There’s no particular reason I’m telling you this now; it’s just something that occurred to me yesterday afternoon.

Keeping up with Jim

A few days back my sweetie and I were at Target on a quest for the propane cartridges that fit our grill. Those are hidden away in the sporting goods section, and while we wandered up and down the aisles looking for them, my better half discovered the exercise gizmo department right next door. Uh, oh. We already work out three days a week, but we wanted to get something to help us on the off days. After some deliberation we decided on the TriCord Total Body Workout Kit. It was inexpensive, and since the TriCord TBWK includes three cords of different resistances, it was a TBWK that the two of us could use at the same time. “I’ll use the low-resistance cord, and you can use the medium,” my sweetie said. Perfect! Home came the TriCord.

The box contained four things: three colored rubber tubes with handles on the ends, and a DVD. The DVD is where the real value is for things like this, providing a routine that fits in a known time and provides a more-or-less complete workout.

Monday day we got into workout clothes, broke out the rubber bands, and popped the DVD into the player for the first time. The intro told us how great the product we already owned was, then introduced us to the workout. There were three people to lead us, arrayed on mats at the edge of a pond in a beautiful Japanese garden. Charles was a big muscly man, the guy whose name appears on the box, and who narrated the DVD. Advanced users, he said, people of strength and virtue, should follow him and use the high-resistance band. To his left, Eve and her large breasts were going to pursue a more aerobic workout with the medium-resistance band.

Then there’s Jim. To the instructor’s right was a graying gentleman, not tall, obviously not a “fitness professional”, just a regular guy. “For you losers out there,” Charles explained, “you fat and worthless wastes of oxygen, here’s Jim. Jim will use the lowest-resistance band and cheat on every exercise to make them easier. He will shrink from exerting himself while he ponders what TV shows he’s missing. We paid him in donuts.” (I don’t think that’s quite exactly what Charles said, but you get the idea.)

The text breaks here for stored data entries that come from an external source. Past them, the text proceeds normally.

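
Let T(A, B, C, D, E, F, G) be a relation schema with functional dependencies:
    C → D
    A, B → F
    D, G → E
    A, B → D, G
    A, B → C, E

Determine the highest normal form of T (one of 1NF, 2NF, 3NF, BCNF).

2NF

Candidate key: {A, B}. Prime attributes: {A, B}.
C → D: {C}⁺ = {C, D}, which is not all of the attributes, so the left side is not a superkey — BCNF is violated.
C → D determines the non-prime attribute {D} from a non-superkey — 3NF is violated.
No non-prime attribute depends on a proper subset of any candidate key, so 2NF holds.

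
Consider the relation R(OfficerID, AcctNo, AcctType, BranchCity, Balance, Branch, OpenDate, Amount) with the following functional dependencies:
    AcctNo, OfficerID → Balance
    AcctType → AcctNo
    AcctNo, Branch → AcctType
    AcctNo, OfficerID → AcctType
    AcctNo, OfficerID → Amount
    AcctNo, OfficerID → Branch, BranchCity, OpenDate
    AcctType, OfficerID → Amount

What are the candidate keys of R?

No FD produces {OfficerID}, so it must be in every candidate key.
{AcctNo, OfficerID} is a candidate key since {AcctNo, OfficerID}⁺ = {AcctNo, AcctType, Amount, Balance, Branch, BranchCity, OfficerID, OpenDate} covers every attribute.
{AcctType, OfficerID} is a candidate key since {AcctType, OfficerID}⁺ = {AcctNo, AcctType, Amount, Balance, Branch, BranchCity, OfficerID, OpenDate} covers every attribute.
Any other superkey properly contains one of these, so there are no further candidate keys.

{AcctNo, OfficerID}, {AcctType, OfficerID}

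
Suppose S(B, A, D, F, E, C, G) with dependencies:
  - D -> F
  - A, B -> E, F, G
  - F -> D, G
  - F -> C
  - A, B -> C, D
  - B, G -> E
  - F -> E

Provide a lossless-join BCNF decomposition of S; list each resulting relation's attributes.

Candidate key of the original relation: {A, B}.
Within {A, B, C, D, E, F, G}: {D}⁺ ∩ {A, B, C, D, E, F, G} = {C, D, E, F, G}, not the whole set, so D -> C, E, F, G violates BCNF; decompose into {C, D, E, F, G} and {A, B, D}.
{C, D, E, F, G}: every determinant is a superkey — BCNF.
{A, B, D}: every determinant is a superkey — BCNF.

{A, B, D}; {C, D, E, F, G}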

The introduction ended; the time had come to work out. I took in hand the green medium-resistance band, emulating Eve and her large breasts. I stretched the band a few times, experimentally. Feeling good. After a few limbering-up exercises it was time to start pulling rubber. Clumsily I assumed the first position and stretched along with Chuck, Eve’s breasts, and Jim. So far, they were all doing pretty much the same thing. We moved on to the next exercise. Most exercises involved combining a body motion, like a lunge, with the pulling action, so that the routine had aerobic and resistance training at the same time. Most of the real work in this routine seems to concentrate on arms and shoulders, so I’m not sure about the “Total” in Total Body Workout Kit. Still, I was starting to break a sweat, and there was a long way to go yet.

Soon I abandoned following Eve and turned my gaze to Jim, the gray-haired beer-drinking slacking cheater. The guy like me. The thing is, after a while Jim was kicking my ass, too. “Four more,” Chuck said gently while soothing music played. I made one more attempt to pull both arms up and gave up. One thing I’ll say for the TriCord TBWK, it keeps you honest. I discovered just how much weaker my left arm is. It’s easy to cheat on exercise machines. Yet there was Jim, swinging his arms up, elbows straight, a bored expression on his face.

In the end, Jim kicked my ass and didn’t break a sweat doing it. To be fair I was using a higher-resistance band, and I didn’t have some big muscly guy standing between me and the beautiful woman exercising with me, so I did score a couple of points toward a moral victory. Still, Jim kicked my ass.

But not for long, folks! I’m gunning for Jim and his wooden expression, his deceptively-toned muscles, and his stomach flatter than mine. Someday, when he least expects it, I will triumph over him, and with the green rubber band, to boot!